Most writers ultimately will move away from the city of their birth, and yet so often is it the one thing that they come back to as they write.
A few weeks ago, I was given a copy of the coffee table book “A Journey Through Literary America” by Thomas R. Hummel (photos by Tamra L. Dempsey), and I couldn’t wait to read it. More often than not, I am more fascinated by the lives of writers then the works they write—there’s something about seeing what influenced a writers writing that I find inspiring.
The book, which features 26 different American writers (I’ll list them below if you are interested), shows modern pictures of the town and talks about what it was like when the author was living, and what it is like today.
If you are a literary history buff, it’s a worthy companion to your bookshelf.

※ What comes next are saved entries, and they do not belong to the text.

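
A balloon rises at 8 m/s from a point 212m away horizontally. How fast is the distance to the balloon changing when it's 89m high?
712√52865/52865 ≈ 3.097 m/s

z² = 212² + y²
z = √(212² + 89²) = √52865
dz/dt = y/z · dy/dt = 89/√52865 · 8 = 712√52865/52865 ≈ 3.097 m/s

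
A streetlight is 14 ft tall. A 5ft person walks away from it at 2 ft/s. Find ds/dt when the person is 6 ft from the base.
10/9 ft/s

By similar triangles: 14/(x+s) = 5/s
Solving: s = 5x/9
ds/dt = 5/9 · dx/dt = 5/9 · 2 = 10/9 ft/s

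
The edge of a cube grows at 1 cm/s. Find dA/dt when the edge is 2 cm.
24 cm²/s

A = 6s²
dA/dt = 12s · ds/dt = 12·2·1 = 24 cm²/s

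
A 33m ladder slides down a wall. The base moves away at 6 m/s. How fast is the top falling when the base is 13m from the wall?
39√230/230 ≈ 2.572 m/s

x² + y² = 33²
2x·dx/dt + 2y·dy/dt = 0
dy/dt = -x/y · dx/dt = -13/(2√230) · 6 = -39√230/230 m/s
The top is descending at 39√230/230 ≈ 2.572 m/s.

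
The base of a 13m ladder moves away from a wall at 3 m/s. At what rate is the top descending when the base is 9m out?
27√22/44 ≈ 2.878 m/s

x² + y² = 13²
2x·dx/dt + 2y·dy/dt = 0
dy/dt = -x/y · dx/dt = -9/(2√22) · 3 = -27√22/44 m/s
The top is descending at 27√22/44 ≈ 2.878 m/s.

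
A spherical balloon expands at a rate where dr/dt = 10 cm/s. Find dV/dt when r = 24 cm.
23040π cm³/s

V = (4/3)πr³
dV/dt = dV/dr · dr/dt = 4πr² · 10
At r = 24: dV/dt = 23040π cm³/s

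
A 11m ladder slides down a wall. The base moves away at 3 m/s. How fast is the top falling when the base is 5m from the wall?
5√6/8 ≈ 1.531 m/s

x² + y² = 11²
2x·dx/dt + 2y·dy/dt = 0
dy/dt = -x/y · dx/dt = -5/(4√6) · 3 = -5√6/8 m/s
The top is descending at 5√6/8 ≈ 1.531 m/s.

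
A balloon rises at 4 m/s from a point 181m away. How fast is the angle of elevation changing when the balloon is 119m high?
0.01543 rad/s

tan(θ) = y/181
sec²(θ) · dθ/dt = (1/181) · dy/dt
dθ/dt = cos²(θ)/181 · 4 = 181/(181² + 119²) · 4
dθ/dt = 0.01543 rad/s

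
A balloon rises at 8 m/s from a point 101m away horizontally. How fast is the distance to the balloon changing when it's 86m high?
688√17597/17597 ≈ 5.186 m/s

z² = 101² + y²
z = √(101² + 86²) = √17597
dz/dt = y/z · dy/dt = 86/√17597 · 8 = 688√17597/17597 ≈ 5.186 m/s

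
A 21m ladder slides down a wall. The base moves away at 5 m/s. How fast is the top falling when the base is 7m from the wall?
5√2/4 ≈ 1.768 m/s

x² + y² = 21²
2x·dx/dt + 2y·dy/dt = 0
dy/dt = -x/y · dx/dt = -7/(14√2) · 5 = -5√2/4 m/s
The top is descending at 5√2/4 ≈ 1.768 m/s.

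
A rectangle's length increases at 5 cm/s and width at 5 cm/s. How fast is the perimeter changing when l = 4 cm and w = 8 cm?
20 cm/s

P = 2(l + w)
dP/dt = 2(dl/dt + dw/dt) = 2(5 + 5) = 20 cm/s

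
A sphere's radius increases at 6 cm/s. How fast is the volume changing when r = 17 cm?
6936π cm³/s

V = (4/3)πr³
dV/dt = dV/dr · dr/dt = 4πr² · 6
At r = 17: dV/dt = 6936π cm³/s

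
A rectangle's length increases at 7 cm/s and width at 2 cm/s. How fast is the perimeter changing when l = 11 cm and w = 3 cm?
18 cm/s

P = 2(l + w)
dP/dt = 2(dl/dt + dw/dt) = 2(7 + 2) = 18 cm/s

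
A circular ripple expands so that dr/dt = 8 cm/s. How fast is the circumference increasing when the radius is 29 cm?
16π cm/s

C = 2πr
dC/dt = 2π · dr/dt = 2π · 8 = 16π cm/s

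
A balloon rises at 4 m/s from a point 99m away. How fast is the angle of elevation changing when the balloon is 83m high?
0.023727 rad/s

tan(θ) = y/99
sec²(θ) · dθ/dt = (1/99) · dy/dt
dθ/dt = cos²(θ)/99 · 4 = 99/(99² + 83²) · 4
dθ/dt = 0.023727 rad/s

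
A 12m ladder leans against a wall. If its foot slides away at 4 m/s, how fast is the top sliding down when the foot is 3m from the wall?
4√15/15 ≈ 1.033 m/s

x² + y² = 12²
2x·dx/dt + 2y·dy/dt = 0
dy/dt = -x/y · dx/dt = -3/(3√15) · 4 = -4√15/15 m/s
The top is descending at 4√15/15 ≈ 1.033 m/s.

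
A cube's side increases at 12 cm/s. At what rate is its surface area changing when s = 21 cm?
3024 cm²/s

A = 6s²
dA/dt = 12s · ds/dt = 12·21·12 = 3024 cm²/s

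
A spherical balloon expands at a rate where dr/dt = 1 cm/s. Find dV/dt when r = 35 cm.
4900π cm³/s

V = (4/3)πr³
dV/dt = dV/dr · dr/dt = 4πr² · 1
At r = 35: dV/dt = 4900π cm³/s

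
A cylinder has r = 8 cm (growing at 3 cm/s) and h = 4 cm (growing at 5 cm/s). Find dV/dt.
512π cm³/s

V = πr²h
dV/dt = 2πrh·dr/dt + πr²·dh/dt
= 2π(8)(4)(3) + π(8)²(5)
= 512π cm³/s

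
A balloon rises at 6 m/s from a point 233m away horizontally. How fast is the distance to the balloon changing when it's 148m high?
888√76193/76193 ≈ 3.217 m/s

z² = 233² + y²
z = √(233² + 148²) = √76193
dz/dt = y/z · dy/dt = 148/√76193 · 6 = 888√76193/76193 ≈ 3.217 m/s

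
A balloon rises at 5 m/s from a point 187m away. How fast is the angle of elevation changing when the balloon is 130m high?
0.018026 rad/s

tan(θ) = y/187
sec²(θ) · dθ/dt = (1/187) · dy/dt
dθ/dt = cos²(θ)/187 · 5 = 187/(187² + 130²) · 5
dθ/dt = 0.018026 rad/s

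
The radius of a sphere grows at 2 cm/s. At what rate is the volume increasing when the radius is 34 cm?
9248π cm³/s

V = (4/3)πr³
dV/dt = dV/dr · dr/dt = 4πr² · 2
At r = 34: dV/dt = 9248π cm³/s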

Featured in the Book: Washington Irving, Ralph Waldo Emerson, Nathaniel Hawthorne, Herman Melville, Robert Frost, Willa Cather, Wallace Stegner, John Steinbeck, Robinson Jeffers, William Faulkner, Thomas Wolfe, Sinclair Lewis, Sherwood Anderson, Langston Hughes, Toni Morrison, Rita Dove, Henry Miller, Ernest Hemingway, Flannery O’Connor, John Updike, Philip Roth, Raymond Carver, E. Annie Proulx, and Richard Ford.
1 comment:
Thanks for this posting, Scott! I find the lives of many writers very interesting. Plus, Richard Ford is one of my favorites! Will check this out!